Oh, and I am sorry to hear abiut the mess of Day Job. Please accept my sympathy.
Thank you. I’m down to one sort of major “Why does Win10 do V instead of K when I do this and then that?” complications, and the ongoing Adventures of Life With Gizmo #1. This is an improvement.
The latest and greatest Acrobat forms have some addons that my Linux system throws up over, so I purchased a used Win10 machine for just that purpose. I’ve kept it offline, but really should let MS do the patches. I stopped doing Windows when MS dropped support for Win 7, and it was clear that the Win 10 team either didn’t know anything about Win7, or they did and were determined to erase any vestige of it.
I think Win 10 needed a special design review, perhaps at the Trinity site or Bikini Atoll. (Muses about tying the system to a nearby nuke; adding a whole new dimension to Blue Screen of Death. If the system crashes, bomb goes boom….)
Keep the W10 system offline as long as you can! There have been two major “upgrades”, one quite recently, that add “features” that slow down and complicate everything.
Apparently a utility called pdftk can unscrew the proprietary code that causes the problem. It it works, that machine will get converted to a Linux one.
… What he said… as a dinosaur from the days of steam computing, I can tell you that every software upgrade since Noah built the Ark has suffered from the same issues. Each generation of software developers seems cursed to repeat every mistake that the previous generation learned by experience was NOT the way to go… I’m currently in the “feedback” phase with M******t (aka Little Blue) over the advisability of error messages that actually mean something to the average user, a discussion that surfaced at regular intervals 40 years ago when dealing with I*M (aka Big Blue). Really it gives me more grey hairs than I know what to do with.
Software -and- hardware, as Intel relearned all of the internal speedups that IBM invented, then invented more, a couple of which have created security holes that are very hard to cover in software. They lie in the Speculative Execution speedup paths, and create covert timing channels through the cache prefetching machinery. No, it’s not as bad as it sounds. It’s worse, meticulous order masking as chaos.
*And* the built-in, network-accessible back doors right there on the CPU. And in AMD CPUs. And the various ARM CPUs. Totally there only for corporate network management, except they denied the back doors existed after someone claimed to have found the way in… which is why Russia and China and Amazon are going full-bore on setting up their own chip fabs. They’ll probably all be backdoored too, because that cat is well and truly out of the bag now…

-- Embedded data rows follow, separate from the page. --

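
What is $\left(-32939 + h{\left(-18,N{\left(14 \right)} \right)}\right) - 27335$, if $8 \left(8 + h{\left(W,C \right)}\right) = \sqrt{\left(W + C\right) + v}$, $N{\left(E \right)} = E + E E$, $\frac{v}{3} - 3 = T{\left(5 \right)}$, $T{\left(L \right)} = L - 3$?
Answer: $-60282 + \frac{3 \sqrt{23}}{8} \approx -60280.0$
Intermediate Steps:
$T{\left(L \right)} = -3 + L$
$v = 15$ ($v = 9 + 3 \left(-3 + 5\right) = 9 + 3 \cdot 2 = 9 + 6 = 15$)
$N{\left(E \right)} = E + E^{2}$
$h{\left(W,C \right)} = -8 + \frac{\sqrt{15 + C + W}}{8}$ ($h{\left(W,C \right)} = -8 + \frac{\sqrt{\left(W + C\right) + 15}}{8} = -8 + \frac{\sqrt{\left(C + W\right) + 15}}{8} = -8 + \frac{\sqrt{15 + C + W}}{8}$)
$\left(-32939 + h{\left(-18,N{\left(14 \right)} \right)}\right) - 27335 = \left(-32939 - \left(8 - \frac{\sqrt{15 + 14 \left(1 + 14\right) - 18}}{8}\right)\right) - 27335 = \left(-32939 - \left(8 - \frac{\sqrt{15 + 14 \cdot 15 - 18}}{8}\right)\right) - 27335 = \left(-32939 - \left(8 - \frac{\sqrt{15 + 210 - 18}}{8}\right)\right) - 27335 = \left(-32939 - \left(8 - \frac{\sqrt{207}}{8}\right)\right) - 27335 = \left(-32939 - \left(8 - \frac{3 \sqrt{23}}{8}\right)\right) - 27335 = \left(-32947 + \frac{3 \sqrt{23}}{8}\right) - 27335 = -60282 + \frac{3 \sqrt{23}}{8}$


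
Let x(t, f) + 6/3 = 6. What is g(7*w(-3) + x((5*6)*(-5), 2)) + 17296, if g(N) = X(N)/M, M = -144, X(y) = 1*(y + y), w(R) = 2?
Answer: 69183/4 ≈ 17296.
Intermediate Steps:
x(t, f) = 4 (x(t, f) = -2 + 6 = 4)
X(y) = 2*y (X(y) = 1*(2*y) = 2*y)
g(N) = -N/72 (g(N) = (2*N)/(-144) = (2*N)*(-1/144) = -N/72)
g(7*w(-3) + x((5*6)*(-5), 2)) + 17296 = -(7*2 + 4)/72 + 17296 = -(14 + 4)/72 + 17296 = -1/72*18 + 17296 = -1/4 + 17296 = 69183/4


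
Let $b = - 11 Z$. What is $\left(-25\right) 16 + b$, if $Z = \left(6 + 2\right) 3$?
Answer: $-664$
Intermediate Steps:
$Z = 24$ ($Z = 8 \cdot 3 = 24$)
$b = -264$ ($b = \left(-11\right) 24 = -264$)
$\left(-25\right) 16 + b = \left(-25\right) 16 - 264 = -400 - 264 = -664$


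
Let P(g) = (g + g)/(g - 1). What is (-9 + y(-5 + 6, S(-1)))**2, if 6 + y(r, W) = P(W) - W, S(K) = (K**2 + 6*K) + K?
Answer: 2601/49 ≈ 53.082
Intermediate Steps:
P(g) = 2*g/(-1 + g) (P(g) = (2*g)/(-1 + g) = 2*g/(-1 + g))
S(K) = K**2 + 7*K
y(r, W) = -6 - W + 2*W/(-1 + W) (y(r, W) = -6 + (2*W/(-1 + W) - W) = -6 + (-W + 2*W/(-1 + W)) = -6 - W + 2*W/(-1 + W))
(-9 + y(-5 + 6, S(-1)))**2 = (-9 + (6 - (-(7 - 1))**2 - (-3)*(7 - 1))/(-1 - (7 - 1)))**2 = (-9 + (6 - (-1*6)**2 - (-3)*6)/(-1 - 1*6))**2 = (-9 + (6 - 1*(-6)**2 - 3*(-6))/(-1 - 6))**2 = (-9 + (6 - 1*36 + 18)/(-7))**2 = (-9 - (6 - 36 + 18)/7)**2 = (-9 - 1/7*(-12))**2 = (-9 + 12/7)**2 = (-51/7)**2 = 2601/49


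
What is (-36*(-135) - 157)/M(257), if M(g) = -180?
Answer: -4703/180 ≈ -26.128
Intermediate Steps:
(-36*(-135) - 157)/M(257) = (-36*(-135) - 157)/(-180) = (4860 - 157)*(-1/180) = 4703*(-1/180) = -4703/180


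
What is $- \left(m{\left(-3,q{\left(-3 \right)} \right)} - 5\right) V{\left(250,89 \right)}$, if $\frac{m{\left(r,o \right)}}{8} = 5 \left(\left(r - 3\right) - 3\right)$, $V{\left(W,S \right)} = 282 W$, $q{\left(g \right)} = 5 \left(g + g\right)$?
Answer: $25732500$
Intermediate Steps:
$q{\left(g \right)} = 10 g$ ($q{\left(g \right)} = 5 \cdot 2 g = 10 g$)
$m{\left(r,o \right)} = -240 + 40 r$ ($m{\left(r,o \right)} = 8 \cdot 5 \left(\left(r - 3\right) - 3\right) = 8 \cdot 5 \left(\left(-3 + r\right) - 3\right) = 8 \cdot 5 \left(-6 + r\right) = 8 \left(-30 + 5 r\right) = -240 + 40 r$)
$- \left(m{\left(-3,q{\left(-3 \right)} \right)} - 5\right) V{\left(250,89 \right)} = - \left(\left(-240 + 40 \left(-3\right)\right) - 5\right) 282 \cdot 250 = - \left(\left(-240 - 120\right) - 5\right) 70500 = - \left(-360 - 5\right) 70500 = - \left(-365\right) 70500 = \left(-1\right) \left(-25732500\right) = 25732500$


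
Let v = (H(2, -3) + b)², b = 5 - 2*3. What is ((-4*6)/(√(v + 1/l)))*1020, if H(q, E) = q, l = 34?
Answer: -4896*√1190/7 ≈ -24128.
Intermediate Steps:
b = -1 (b = 5 - 6 = -1)
v = 1 (v = (2 - 1)² = 1² = 1)
((-4*6)/(√(v + 1/l)))*1020 = ((-4*6)/(√(1 + 1/34)))*1020 = -24/√(1 + 1/34)*1020 = -24*√1190/35*1020 = -4896*√1190/7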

In my early days as a programmer/analyst on an IBM 360/370 based system in early 80s, I got an error code that looked something like “IE30004I” or some such. IBM had recently put its error code manual “online” so I didn’t even have to leave the central CRT terminal room to look it up. Progress! When I eventually found the code’s meaning, it said:
“Unknown error occurred during input/output operation interrupted while one or more of the Data Control Blocks was being processed by the fibbergimmitz routine before or after the wibblefribbitz process had finished. Good luck figuring this one out.”
Archive tape backup software was flaky. At least half the time, backups would fail with “Error 43.” There actually *was* a list of error codes in the manual, but 43 was not one of them.
OS/2 1.3 would occasionally get the gollywobbles and fail to boot. It would usually die with the warning “Can’t find COUNTRY.SYS.” Apparently, that was just the end of the error message list, and whatever was wrong wasn’t in the list.
What’s that ancient programmer’s dictum? “Never test for an error condition you don’t know how to handle.” Right. And foolish newbies like myself thought that was a joke…
I’m tempted to go “No, there are no fundamental problems in the design or execution of computing software and hardware.” The counter argument to saying that is some stuff I’ve read recently about the negative effects of sarcasm. 🙂
Though, it might simply be a very intractable problem on the human or educational side of the big picture.